GAMR: A Guided Attention Model for (visual) Reasoning
This work addresses the challenge of improving AI systems in complex visual reasoning, offering a novel approach that supports cognitive theories on attention and memory interplay, though it appears incremental in advancing existing active vision methods.
The paper tackles the problem of visual reasoning by proposing GAMR, a module that uses guided attention to dynamically select and route visual information into memory, achieving robust and sample-efficient learning on various tasks and demonstrating zero-shot generalization to novel reasoning tasks.
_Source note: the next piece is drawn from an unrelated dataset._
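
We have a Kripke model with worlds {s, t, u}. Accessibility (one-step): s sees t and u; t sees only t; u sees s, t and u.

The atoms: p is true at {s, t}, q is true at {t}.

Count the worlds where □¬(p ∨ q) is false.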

Humans continue to outperform modern AI systems in their ability to flexibly parse and understand complex visual scenes. Here, we present a novel module for visual reasoning, the Guided Attention Model for (visual) Reasoning (GAMR), which instantiates an active vision theory -- positing that the brain solves complex visual reasoning problems dynamically -- via sequences of attention shifts to select and route task-relevant visual information into memory. Experiments on an array of visual reasoning tasks and datasets demonstrate GAMR's ability to learn visual routines in a robust and sample-efficient manner. In addition, GAMR is shown to be capable of zero-shot generalization on completely novel reasoning tasks. Overall, our work provides computational support for cognitive theories that postulate the need for a critical interplay between attention and memory to dynamically maintain and manipulate task-relevant visual information to solve complex visual reasoning tasks.